I think I missed the first part of the question. If I'm not mistaken, you were asking about whether there was a dip in the first patient and whether that was meaningful. If I'm right about that, the answer is no, it's not meaningful, just within the variability that the child has done. If you look across the study, look across the 3 years, it's done just brilliantly and far better than natural history would have assumed. So of course, you're going get moment to moment variability.
These are function tests. Sometimes kids can be tired, etcetera, and it creates some variability. But those kids are all doing brilliantly. And then I'm trying to remember what was the second question.
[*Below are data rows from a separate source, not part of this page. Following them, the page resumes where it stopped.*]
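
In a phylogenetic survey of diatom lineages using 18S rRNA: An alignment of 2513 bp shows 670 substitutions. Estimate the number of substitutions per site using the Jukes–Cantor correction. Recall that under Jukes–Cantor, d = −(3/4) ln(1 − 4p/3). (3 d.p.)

0.329

p = 670/2513 ≈ 0.266614.
d = −(3/4) ln(1 − 4p/3) = −0.75 ln(1 − 0.355485) = −0.75 ln(0.644515)
  = −0.75 × (-0.439257) = 0.329443 substitutions/site.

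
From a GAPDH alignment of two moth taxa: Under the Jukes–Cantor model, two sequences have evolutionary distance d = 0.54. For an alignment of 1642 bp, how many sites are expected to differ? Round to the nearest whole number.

632

Invert JC69: p = (3/4)(1 − e^(−4d/3)) = 0.75 × (1 − e^(-0.72)) = 0.75 × (1 − 0.486752) = 0.384936.
Expected differing sites = pL ≈ 0.384936 × 1642 = 632.064912 ≈ 632.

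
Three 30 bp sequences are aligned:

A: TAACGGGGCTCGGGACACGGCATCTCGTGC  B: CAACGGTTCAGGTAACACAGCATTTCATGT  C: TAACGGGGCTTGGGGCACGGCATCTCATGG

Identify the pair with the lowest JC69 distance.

A and C

A–B: 11/30 differ, p = 0.367, d = 0.503.
A–C: 4/30 differ, p = 0.133, d = 0.147.
B–C: 11/30 differ, p = 0.367, d = 0.503.
The smallest distance is between A and C.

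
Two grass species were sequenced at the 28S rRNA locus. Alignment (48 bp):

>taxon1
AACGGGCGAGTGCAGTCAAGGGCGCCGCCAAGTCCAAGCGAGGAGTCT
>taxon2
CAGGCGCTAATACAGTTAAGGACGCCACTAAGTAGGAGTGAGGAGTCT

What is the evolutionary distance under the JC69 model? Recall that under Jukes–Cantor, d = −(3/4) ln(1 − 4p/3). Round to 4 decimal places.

The sequences differ at 14 of 48 sites, so p = 14/48 ≈ 0.291667.
d = −(3/4) ln(1 − 4p/3) = −0.75 ln(1 − 0.388889) = −0.75 ln(0.611111)
  = −0.75 × (-0.492477) = 0.369358 substitutions/site.

0.3694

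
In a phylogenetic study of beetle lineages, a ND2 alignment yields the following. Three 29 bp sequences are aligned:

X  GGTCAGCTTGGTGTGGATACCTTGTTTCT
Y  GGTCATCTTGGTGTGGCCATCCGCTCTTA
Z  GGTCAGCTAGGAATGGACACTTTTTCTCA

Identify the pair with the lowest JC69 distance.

X–Y: 10/29 differ, p = 0.345, d = 0.462.
X–Z: 8/29 differ, p = 0.276, d = 0.344.
Y–Z: 11/29 differ, p = 0.379, d = 0.529.
The smallest distance is between X and Z.

X and Z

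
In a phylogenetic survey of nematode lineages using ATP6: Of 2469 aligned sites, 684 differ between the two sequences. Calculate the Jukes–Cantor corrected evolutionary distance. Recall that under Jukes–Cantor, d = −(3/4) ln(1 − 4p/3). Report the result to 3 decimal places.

0.346

p = 684/2469 ≈ 0.277035.
d = −(3/4) ln(1 − 4p/3) = −0.75 ln(1 − 0.36938) = −0.75 ln(0.63062)
  = −0.75 × (-0.461052) = 0.345789 substitutions/site.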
Louise, did you capture it?
Thank you. Our next question comes from Shaichang Hsu with Berenberg. Your line is open.
Great. Thank you. Good morning. Thanks for taking my questions. So I'm wondering if you can comment on how many patients in your Phase III INBARQ trial will be eligible for your 3 approved drugs?
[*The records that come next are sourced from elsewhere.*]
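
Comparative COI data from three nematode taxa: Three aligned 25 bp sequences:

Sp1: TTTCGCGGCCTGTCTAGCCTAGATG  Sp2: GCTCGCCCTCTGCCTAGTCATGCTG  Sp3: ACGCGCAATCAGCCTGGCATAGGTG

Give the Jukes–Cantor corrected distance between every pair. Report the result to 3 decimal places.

Sp1–Sp2: 10/25 sites differ → p = 0.4, d = −0.75 ln(1 − 0.533333) = 0.571605 ≈ 0.572.
Sp1–Sp3: 11/25 sites differ → p = 0.44, d = −0.75 ln(1 − 0.586667) = 0.662626 ≈ 0.663.
Sp2–Sp3: 11/25 sites differ → p = 0.44, d = −0.75 ln(1 − 0.586667) = 0.662626 ≈ 0.663.

d(Sp1,Sp2) = 0.572, d(Sp1,Sp3) = 0.663, d(Sp2,Sp3) = 0.663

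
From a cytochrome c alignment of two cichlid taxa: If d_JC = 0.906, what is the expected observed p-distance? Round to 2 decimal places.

p = (3/4)(1 − e^(−4d/3)) = 0.75 × (1 − e^(-1.208)) = 0.75 × (1 − 0.298794) = 0.525905.

0.53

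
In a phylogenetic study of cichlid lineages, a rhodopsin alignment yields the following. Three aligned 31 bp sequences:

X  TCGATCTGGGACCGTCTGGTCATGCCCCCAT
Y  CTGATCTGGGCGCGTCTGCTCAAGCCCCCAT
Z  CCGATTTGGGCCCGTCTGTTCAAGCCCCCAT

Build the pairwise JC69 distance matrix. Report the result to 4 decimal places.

d(X,Y) = 0.2239, d(X,Z) = 0.1816, d(Y,Z) = 0.1416

X–Y: 6/31 sites differ → p ≈ 0.193548, d = −0.75 ln(1 − 0.258064) = 0.223869 ≈ 0.2239.
X–Z: 5/31 sites differ → p ≈ 0.16129, d = −0.75 ln(1 − 0.215053) = 0.181604 ≈ 0.1816.
Y–Z: 4/31 sites differ → p ≈ 0.129032, d = −0.75 ln(1 − 0.172043) = 0.141596 ≈ 0.1416.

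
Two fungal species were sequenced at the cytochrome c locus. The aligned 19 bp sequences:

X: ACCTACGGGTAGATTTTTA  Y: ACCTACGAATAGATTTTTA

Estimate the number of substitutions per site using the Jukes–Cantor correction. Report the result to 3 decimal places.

The sequences differ at 2 of 19 sites (8, 9), so p = 2/19 ≈ 0.105263.
d = −(3/4) ln(1 − 4p/3) = −0.75 ln(1 − 0.140351) = −0.75 ln(0.859649)
  = −0.75 × (-0.151231) = 0.113423 substitutions/site.

0.113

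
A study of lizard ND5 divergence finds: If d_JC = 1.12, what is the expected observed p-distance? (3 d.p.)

0.582

p = (3/4)(1 − e^(−4d/3)) = 0.75 × (1 − e^(-1.493333)) = 0.75 × (1 − 0.224623) = 0.581533.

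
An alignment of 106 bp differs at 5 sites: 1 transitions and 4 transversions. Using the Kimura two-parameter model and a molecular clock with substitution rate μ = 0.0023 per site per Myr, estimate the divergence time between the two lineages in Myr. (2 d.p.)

10.60

P = 1/106 ≈ 0.009434 and Q = 4/106 ≈ 0.037736.
Under the Kimura two-parameter model, d = −½ ln(1 − 2P − Q) − ¼ ln(1 − 2Q).
1 − 2P − Q = 0.943396, giving −½ ln(0.943396) = 0.029135.
1 − 2Q = 0.924528, giving −¼ ln(0.924528) = 0.019618.
d = 0.029135 + 0.019618 = 0.048753.
Under a molecular clock d = 2μt, so t = d/(2μ) = 0.048753 / (2 × 0.0023) = 10.60 Myr.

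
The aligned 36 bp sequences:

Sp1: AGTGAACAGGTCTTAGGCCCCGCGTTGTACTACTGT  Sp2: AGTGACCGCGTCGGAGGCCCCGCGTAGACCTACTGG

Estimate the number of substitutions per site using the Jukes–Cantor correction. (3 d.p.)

The sequences differ at 9 of 36 sites (6, 8, 9, 13, 14, 26, 28, 29, 36), so p = 9/36 = 0.25.
d = −(3/4) ln(1 − 4p/3) = −0.75 ln(1 − 0.333333) = −0.75 ln(0.666667)
  = −0.75 × (-0.405465) = 0.304099 substitutions/site.

0.304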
I guess, do you think you are running into a situation where patients might receive those drugs in the trial and potentially confound your results? Thank you.
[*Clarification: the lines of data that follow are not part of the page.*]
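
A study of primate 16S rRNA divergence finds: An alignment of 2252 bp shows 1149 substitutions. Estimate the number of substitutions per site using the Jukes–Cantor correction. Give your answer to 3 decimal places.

p = 1149/2252 ≈ 0.510213.
d = −(3/4) ln(1 − 4p/3) = −0.75 ln(1 − 0.680284) = −0.75 ln(0.319716)
  = −0.75 × (-1.140322) = 0.855242 substitutions/site.

0.855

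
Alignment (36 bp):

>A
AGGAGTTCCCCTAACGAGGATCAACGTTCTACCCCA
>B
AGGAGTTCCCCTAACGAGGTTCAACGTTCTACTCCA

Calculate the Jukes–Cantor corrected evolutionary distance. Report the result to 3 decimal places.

The sequences differ at 2 of 36 sites (20, 33), so p = 2/36 ≈ 0.055556.
d = −(3/4) ln(1 − 4p/3) = −0.75 ln(1 − 0.074075) = −0.75 ln(0.925925)
  = −0.75 × (-0.076962) = 0.057722 substitutions/site.

0.058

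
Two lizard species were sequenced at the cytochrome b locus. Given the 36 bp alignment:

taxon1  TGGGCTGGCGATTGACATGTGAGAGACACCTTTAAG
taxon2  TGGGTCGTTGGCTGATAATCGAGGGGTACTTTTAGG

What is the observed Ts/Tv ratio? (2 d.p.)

4.00

Transitions are A↔G and C↔T; transversions are all other mismatches.
Transitions: 12. Transversions: 3.
R = 12/3 = 4.00.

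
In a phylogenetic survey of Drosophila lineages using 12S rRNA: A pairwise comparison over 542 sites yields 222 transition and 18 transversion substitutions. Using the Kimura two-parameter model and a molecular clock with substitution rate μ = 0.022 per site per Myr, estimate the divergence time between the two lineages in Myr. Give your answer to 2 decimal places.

P = 222/542 ≈ 0.409594 and Q = 18/542 ≈ 0.03321.
Under the Kimura two-parameter model, d = −½ ln(1 − 2P − Q) − ¼ ln(1 − 2Q).
1 − 2P − Q = 0.147602, giving −½ ln(0.147602) = 0.956618.
1 − 2Q = 0.93358, giving −¼ ln(0.93358) = 0.017182.
d = 0.956618 + 0.017182 = 0.973800.
Under a molecular clock d = 2μt, so t = d/(2μ) = 0.973800 / (2 × 0.022) = 22.13 Myr.

22.13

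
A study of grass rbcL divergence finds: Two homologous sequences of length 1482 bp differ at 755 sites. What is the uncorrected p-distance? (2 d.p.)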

Yes. Lucy, correct me if I'm wrong, but they would not be permitted to take another Duchenne related therapy while they're in the trial. Am I correct about that, Louise?
Yes. Correct.
There are no other questions in the queue. I'd like to turn the call back to Doug Ingram for closing remarks.
All right. Well, thank you everybody for spending time with us this morning. As you can well imagine, we're very excited about where we're going with 9,001. We've done I think the organization has done a brilliant job moving this therapy forward as fast as possible from a bank, everybody involved, our technical operations folks, our process development analytical folks have just done a brilliant job with respect to our commercial process materials so that we're in a place where we are starting our Phase III trial in the United States and in Europe and Asia. I want to thank our development team for the great work they did in developing what is a very sophisticated protocol and of course our research and translational group as well.
This is the entire regulatory group did just a wonderful job of representing us with regulatory bodies around the world. Everyone has just done a fantastic job getting us to where we are. And I also want to thank our investigators, of course, who have done just been enormous enormously valuable and Doctor. Mendel, who deserves just more credit than one could give a single human being for what he's done for Duchenne and SMA and gene therapy generally. Obviously, I want to thank Luis, who was the one of the co designers of SRP-nine thousand and one.
We stand in a wonderful place right now. We're very excited about where we've come. We have an enormous amount of conviction to the transformative potential of SRP-nine thousand and one, but I will end with what I said at the beginning, which is, it is always dangerous with success to get complacent or arrogant. We stand alone, SRP-nine thousand and one is a unique construct with unique qualities and it is undoubtedly to anyone whose objective quantitatively, safety, tropism function, a therapy that stands alone. But we have an enormous mission in front of us every single day.
Patients and their families are not simply suffering from Duchenne muscular dystrophy, but are degenerating and having their muscles stolen from them. So we are going to execute aggressively to enroll Study 301 to get 301 moving as fast as possible and to be fully enrolled. We are then as we look forward to the rest of the year and into early next year, we're very excited to come back and talk to you early next year about the results of Study 102, Part 2, which we'll have. And along with our just wonderful partner, Roche, who's just been a fabulous partner with us as we develop this therapy, We're really excited about moving this program forward as fast as possible, exploring the art of the possible once Study 102 Part 2 comes out and getting this therapy once confirmed to patients living with Duchenne muscular dystrophy around the world. I look forward to updating everyone on this call and the community as we do that.
And with that, please have a great rest of the week.